Normally, the Marine Design and Engineering Department of Jan De Nul first designs the equipment, after which it is manufactured. ‘For the bollard step it was somewhat different’, explains Wouter Tollet, coordinator of the Marine Design and Engineering Department. ‘The crew members first created it for the use on their vessel. We then took over that design and improved it for fabrication so it can be used on all workboats and possibly other crafts as well.’

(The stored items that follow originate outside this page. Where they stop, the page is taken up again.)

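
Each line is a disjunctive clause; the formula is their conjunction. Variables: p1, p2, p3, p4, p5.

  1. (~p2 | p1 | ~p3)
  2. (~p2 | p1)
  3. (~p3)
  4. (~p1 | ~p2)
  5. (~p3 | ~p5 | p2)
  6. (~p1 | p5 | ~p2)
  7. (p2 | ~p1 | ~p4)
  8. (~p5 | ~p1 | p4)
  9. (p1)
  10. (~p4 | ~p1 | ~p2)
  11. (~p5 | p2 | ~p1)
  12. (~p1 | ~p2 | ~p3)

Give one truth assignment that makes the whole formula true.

p1=T  p2=F  p3=F  p4=F  p5=F

(~p3) is a unit clause, so p3 = False.
Unit propagation: (p1) forces p1 = True.
(~p2) is a unit clause, so p2 = False.
(~p4) is a unit clause, so p4 = False.
(~p5) is a unit clause, so p5 = False.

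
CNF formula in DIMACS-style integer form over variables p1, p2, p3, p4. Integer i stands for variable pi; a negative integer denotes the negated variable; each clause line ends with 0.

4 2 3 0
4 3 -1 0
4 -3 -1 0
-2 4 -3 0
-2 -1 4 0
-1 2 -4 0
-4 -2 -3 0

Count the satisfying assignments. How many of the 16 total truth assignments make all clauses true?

Satisfying assignments:
  p1=0 p2=0 p3=0 p4=1
  p1=0 p2=0 p3=1 p4=0
  p1=0 p2=0 p3=1 p4=1
  p1=0 p2=1 p3=0 p4=0
  p1=0 p2=1 p3=0 p4=1
  p1=1 p2=1 p3=0 p4=1
That's 6 in total.

6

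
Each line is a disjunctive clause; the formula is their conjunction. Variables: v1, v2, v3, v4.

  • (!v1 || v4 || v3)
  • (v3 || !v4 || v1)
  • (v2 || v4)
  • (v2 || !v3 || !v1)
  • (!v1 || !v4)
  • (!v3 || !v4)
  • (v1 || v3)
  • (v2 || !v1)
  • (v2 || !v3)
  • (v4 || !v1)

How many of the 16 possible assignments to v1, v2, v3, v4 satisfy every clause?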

The Marine Design and Engineering department provides engineering assistance resulting in successful, efficient and safe execution of projects. ‘Our designers are responsible for the design of equipment and components for vessels and offshore structures in 2D and 3D’, says Wouter. ‘From the initial concept design to detailed drawings and related part lists, we provide a complete package for logistics, maintenance and production. In a second phase, our structural and marine engineers check the design against their calculations, ensuring safety and efficiency.’

Figure 1

The Marine Design and Engineering Department took the crew’s initial design of the bollard step and improved it for fabrication.

Besides that, the designers and engineers also support the new building department: getting the preliminary design for new build vessels on paper, implementing design modifications and improvements, and keeping the design data up to date. ‘We always consult our internal departments to determine the design constraints’, Wouter concludes. ‘Helping out with the bollard step fitted perfectly within our scope.’

Operational control meetings

‘Operational control and the drive for improvement are embedded at all levels within Jan De Nul’, explains Quinten Schaumont, Area QHSSE advisor. ‘It is founded on our Imagine, Think, Act (ITA) philosophy. To achieve maximum operational control, the QHSSE department has defined seven critical risks, one of which is marine transfer. The bollard step is the result of this way of working.’

The ingenious idea of the bollard step is now ready to be rolled out to various departments within Jan De Nul. ‘It’s the result of years of hard work to implement a platform where such ideas reach us more easily’, explains Christophe Leroy, Head of QHSSE Department. ‘As such, the bollard step found its way to our Operational Control meeting, an advisory board to discuss suggestions that improve the safety and efficiency our operations. These monthly meetings are set up as a synergy between the technical, operational and QHSSE departments, with the cooperation of other departments if necessary. Together, we discuss inspections, incidents and propositions of employees and other stakeholders. The goal is to define and identify lessons learned, but also to work out promising initiatives for the benefit of the entire company. Since the start of these meetings in 2015, we have been able to transform a number of ideas of our employees into initiatives that are supported throughout the entire company.’

Code Zero programme

The Operational Control meetings are firmly anchored within the organisational structure of Jan De Nul Group. More so, they have supported the birth of the company-wide Code Zero programme. ‘In 2015, we launched our Imagine, Think, Act (ITA) campaign in which we focus on operational control’, says Christophe. ‘Now that ITA is well integrated, we have taken the next step with Code Zero. This sustainability programme defines clear ambitions that go way beyond safety: Zero breaches, Zero waste, Zero accidents and Zero emissions.’

The focus of Code Zero is not so much on the individual goal but rather on the common road towards them. An important role is laid out for the employees of Jan De Nul. ‘Colleagues who do their jobs well and continuously want to improve themselves, automatically contribute to these ambitions’, explains Christophe. ‘The bollard step is a beautiful example of this approach. And this is just one of the ideas that came forward. In total, we submitted six initiatives for the IADC Safety Award. We are glad that the bollard step gets the credit it deserves.’